2: ens3: <BROADCAST,MULTICAST,UP,LOWER_UP> mtu 9000 qdisc pfifo_fast state UP group default qlen 1000
link/ether 02:00:17:06:84:60 brd ff:ff:ff:ff:ff:ff
altname enp0s3
inet 10.0.0.193/24 metric 100 brd 10.0.0.255 scope global ens3
valid_lft forever preferred_lft forever
inet6 fe80::17ff:fe06:8460/64 scope link
valid_lft forever preferred_lft forever
...
Try pinging it from a machine on your local network:
❯ ping 10.0.0.193
PING 10.0.0.193 (10.0.0.193): 56 data bytes
64 bytes from 10.0.0.193: icmp_seq=0 ttl=59 time=18,893 ms
64 bytes from 10.0.0.193: icmp_seq=1 ttl=59 time=18,823 ms
^C--- 10.0.0.193 ping statistics ---
2 packets transmitted, 2 packets received, 0% packet loss
round-trip min/avg/max/stddev = 18,823/18,858/18,893/0,035 ms
It looks like we have successfully achieved full connectivity between the two networks.

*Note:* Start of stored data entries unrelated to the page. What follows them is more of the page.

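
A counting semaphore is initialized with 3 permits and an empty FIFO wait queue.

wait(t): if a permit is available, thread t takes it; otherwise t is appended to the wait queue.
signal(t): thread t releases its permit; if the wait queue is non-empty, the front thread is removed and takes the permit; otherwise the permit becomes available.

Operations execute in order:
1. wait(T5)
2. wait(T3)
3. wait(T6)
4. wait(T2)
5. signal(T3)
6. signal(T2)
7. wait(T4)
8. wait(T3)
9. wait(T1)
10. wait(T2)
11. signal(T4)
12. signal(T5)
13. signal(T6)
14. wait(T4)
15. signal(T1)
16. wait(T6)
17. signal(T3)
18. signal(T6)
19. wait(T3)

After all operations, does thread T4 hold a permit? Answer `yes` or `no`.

Step 1: wait(T5) -> count=2 queue=[] holders={T5}
Step 2: wait(T3) -> count=1 queue=[] holders={T3,T5}
Step 3: wait(T6) -> count=0 queue=[] holders={T3,T5,T6}
Step 4: wait(T2) -> count=0 queue=[T2] holders={T3,T5,T6}
Step 5: signal(T3) -> count=0 queue=[] holders={T2,T5,T6}
Step 6: signal(T2) -> count=1 queue=[] holders={T5,T6}
Step 7: wait(T4) -> count=0 queue=[] holders={T4,T5,T6}
Step 8: wait(T3) -> count=0 queue=[T3] holders={T4,T5,T6}
Step 9: wait(T1) -> count=0 queue=[T3,T1] holders={T4,T5,T6}
Step 10: wait(T2) -> count=0 queue=[T3,T1,T2] holders={T4,T5,T6}
Step 11: signal(T4) -> count=0 queue=[T1,T2] holders={T3,T5,T6}
Step 12: signal(T5) -> count=0 queue=[T2] holders={T1,T3,T6}
Step 13: signal(T6) -> count=0 queue=[] holders={T1,T2,T3}
Step 14: wait(T4) -> count=0 queue=[T4] holders={T1,T2,T3}
Step 15: signal(T1) -> count=0 queue=[] holders={T2,T3,T4}
Step 16: wait(T6) -> count=0 queue=[T6] holders={T2,T3,T4}
Step 17: signal(T3) -> count=0 queue=[] holders={T2,T4,T6}
Step 18: signal(T6) -> count=1 queue=[] holders={T2,T4}
Step 19: wait(T3) -> count=0 queue=[] holders={T2,T3,T4}
Final holders: {T2,T3,T4} -> T4 in holders

Answer: yes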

After the tunnel has been set up I have added both free machines to my local DNS resolver and installed k3s on them.
Quirks
Unfortunately my ISP only provides me a dynamic IP address which change quite frequently, so I have to change the CPE configuration on a regular basis.

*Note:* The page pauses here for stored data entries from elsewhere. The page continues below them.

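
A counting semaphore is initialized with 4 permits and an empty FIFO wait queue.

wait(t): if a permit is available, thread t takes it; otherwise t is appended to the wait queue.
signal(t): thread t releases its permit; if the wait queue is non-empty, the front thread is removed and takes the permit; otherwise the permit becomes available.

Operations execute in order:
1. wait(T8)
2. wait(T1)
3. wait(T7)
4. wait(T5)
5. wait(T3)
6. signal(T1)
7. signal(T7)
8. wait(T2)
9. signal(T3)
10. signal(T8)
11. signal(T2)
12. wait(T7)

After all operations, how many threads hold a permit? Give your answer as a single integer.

Answer: 2

Derivation:
Step 1: wait(T8) -> count=3 queue=[] holders={T8}
Step 2: wait(T1) -> count=2 queue=[] holders={T1,T8}
Step 3: wait(T7) -> count=1 queue=[] holders={T1,T7,T8}
Step 4: wait(T5) -> count=0 queue=[] holders={T1,T5,T7,T8}
Step 5: wait(T3) -> count=0 queue=[T3] holders={T1,T5,T7,T8}
Step 6: signal(T1) -> count=0 queue=[] holders={T3,T5,T7,T8}
Step 7: signal(T7) -> count=1 queue=[] holders={T3,T5,T8}
Step 8: wait(T2) -> count=0 queue=[] holders={T2,T3,T5,T8}
Step 9: signal(T3) -> count=1 queue=[] holders={T2,T5,T8}
Step 10: signal(T8) -> count=2 queue=[] holders={T2,T5}
Step 11: signal(T2) -> count=3 queue=[] holders={T5}
Step 12: wait(T7) -> count=2 queue=[] holders={T5,T7}
Final holders: {T5,T7} -> 2 thread(s)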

This shouldn’t be too much of an issue, however for some reason it’s not possible to simply change the IP address of a CPE in OCI, instead you have to delete and recreate it. To make things worse, you can only delete a CPE after you have deleted all linked assets, which means after each IP change I have to delete and recreate both the CPE and the Site-to-Site VPN configuration, and log in to my router to apply the new IP and Shared Key settings.
In an attempt to resolve this issue I’ve created a small Go application which monitors my IP for changes and it automatically recreates the whole configuration using the OCI SDK when required. Since this app is not in a production-ready state, I haven’t released it yet, but maybe I’ll do that in the future.
Regardless, if you have your own homelab and want some extra computing power for free, this offer from Oracle might be perfect for you.